Revenue Options proposed by Governor Ritter For Fiscal Year 2010-2011
Accompanying dollar amount is expected revenue generated annually by implementation of the proposal. Information taken from FY 2010-2011 budget documents released by the Colorado Office of State Planning and Budgeting.
Suspend sales tax exemption for industrial and manufacturing energy use - $48 million
- Suspends for two years the sales tax exemption for the sale and purchase of all energy for industrial or manufacturing use.
- Original exemption enacted in 1937.
Temporarily cap gross conservation easement credits† - $26 million
- Reduces the annual conservation easement credits by half, by a mechanism yet to be determined.
- Proposed cap would last three years.
Temporarily limit the net operating loss for a corporation†* - $ 33.5 million
- Currently, corporations can use losses from previous years to offset the profit in the current year in order to reduce their taxable income.
- This proposal would limit the amount a corporation can offset using losses from previous years to $250,000 per year.
- Proposed limit would last three years.
Eliminate the sales tax exemption for candy and soft drinks - $17.9 million
- Permanently ends the sales tax exemption for candy and soft drinks (currently, most food intended for home consumption is exempt from sales tax).
- Original food exemption enacted in 1980.
Redefine types of software included in exemption - $15 million (minimum)
- Narrows the types of software that are subject to the current sales tax exemption.
- Current regulation was formulated in 2006. The Department of Revenue believes that this regulation is not the correct interpretation of the law.
Temporarily limit corporate enterprise zone investment tax credits† - $8.9 million
- Currently, any depreciable equipment purchased and used within an enterprise zone eligible for a 3% investment tax credit.
- This proposal would cap the enterprise zone investment tax credit at $250,000 per year per corporation.
Enforce sales tax collections for online purchases* - $5 million
- Colorado currently only requires sales tax collection for online purchases from in-state retailers. This proposal would compel out-of-state retailers that use in-state affiliates to charge sales tax.
- Proposed cap would last three years and affect fewer than 50 corporations.
Eliminate alternative minimum tax and tax credit† - $5 million
- The alternative minimum tax (AMT) was intended for high-income individuals who reduce their tax liability through certain tax breaks. The AMT is accompanied by an alternative minimum tax credit.
- The AMT credit is consistently larger than the tax, thus reducing state revenue.

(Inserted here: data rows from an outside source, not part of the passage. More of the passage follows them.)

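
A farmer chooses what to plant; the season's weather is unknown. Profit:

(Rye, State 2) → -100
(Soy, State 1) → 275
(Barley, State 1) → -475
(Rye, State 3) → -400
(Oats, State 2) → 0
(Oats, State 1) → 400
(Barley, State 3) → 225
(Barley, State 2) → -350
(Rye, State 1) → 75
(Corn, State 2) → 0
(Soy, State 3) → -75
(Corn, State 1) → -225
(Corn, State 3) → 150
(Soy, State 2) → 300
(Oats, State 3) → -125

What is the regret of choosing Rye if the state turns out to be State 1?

325

Best payoff under State 1 is 400.
Regret = 400 − 75 = 325.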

- This proposal seeks to permanently eliminate both the alternative minimum tax and credit, which is expected to result in net revenue gain.
Suspend exemption for pesticides - $2.9 million
- Suspends for three years the sales tax exemption on pesticides used for agricultural and livestock production.

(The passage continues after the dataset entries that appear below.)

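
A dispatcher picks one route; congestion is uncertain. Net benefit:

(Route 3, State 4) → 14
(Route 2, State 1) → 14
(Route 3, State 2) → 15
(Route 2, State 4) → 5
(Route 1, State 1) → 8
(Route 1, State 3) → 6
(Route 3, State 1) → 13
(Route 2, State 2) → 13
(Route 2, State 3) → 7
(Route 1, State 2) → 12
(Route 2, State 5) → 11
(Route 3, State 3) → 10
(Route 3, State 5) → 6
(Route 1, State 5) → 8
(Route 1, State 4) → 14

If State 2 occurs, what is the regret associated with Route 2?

Best payoff under State 2 is 15.
Regret = 15 − 13 = 2.

2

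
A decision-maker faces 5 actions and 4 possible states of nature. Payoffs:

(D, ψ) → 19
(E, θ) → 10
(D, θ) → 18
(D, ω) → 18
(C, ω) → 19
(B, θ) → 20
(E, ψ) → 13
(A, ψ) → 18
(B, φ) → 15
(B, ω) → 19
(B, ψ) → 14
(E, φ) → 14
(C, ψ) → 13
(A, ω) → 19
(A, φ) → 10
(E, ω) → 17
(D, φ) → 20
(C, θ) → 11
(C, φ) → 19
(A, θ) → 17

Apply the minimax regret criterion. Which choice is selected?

D

Column bests: θ=20, φ=20, ψ=19, ω=19.
A regrets: 3, 10, 1, 0 → max 10
B regrets: 0, 5, 5, 0 → max 5
C regrets: 9, 1, 6, 0 → max 9
D regrets: 2, 0, 0, 1 → max 2
E regrets: 10, 6, 6, 2 → max 10
Smallest max regret = 2 → D.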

- Original exemption enacted in 1999.
Narrow alternative fuel vehicle credits† - $2.5 million
- Excludes buyers of alternative fuel vehicles that get between 30-40 miles per gallon from receiving a credit or rebate.
Eliminate exemption for non-essential food containers – $2.1 million
- Permanently eliminates the sales tax exemption for non-essential food containers that are passed on to the customer for free. Examples include: cartons bags, napkins and condiments for restaurants.
- Original exemption enacted in 1978.
Suspend exemption for agricultural compounds and bull semen - $1.5 million
- Suspends for three years the sales tax exemption on bull semen and agricultural compounds including insecticides, fungicides, vaccines, hormones, and similar compounds.
- Original exemption enacted in 1999.
Suspend exemption for materials used in direct mail advertising - $1.45 million
- Suspends for three years the sales tax exemption on materials used for direct mail advertising.
*COFPI has proposed a version of this measure.
† Cap falls under TABOR timing restriction, so only half of the annual amount would be generated in FY 2010-11. Under Article 10 section 20 (8) of TABOR, tax rate increases and redefinitions of taxable income are only applicable starting the calendar year following enactment. Because the state fiscal year begins July 1st, income tax changes will begin halfway through the fiscal year. For instance, any such change enacted before the end of calendar year 2010 would then be applicable beginning January 1st, 2011— only the second half of Fiscal Year 2011.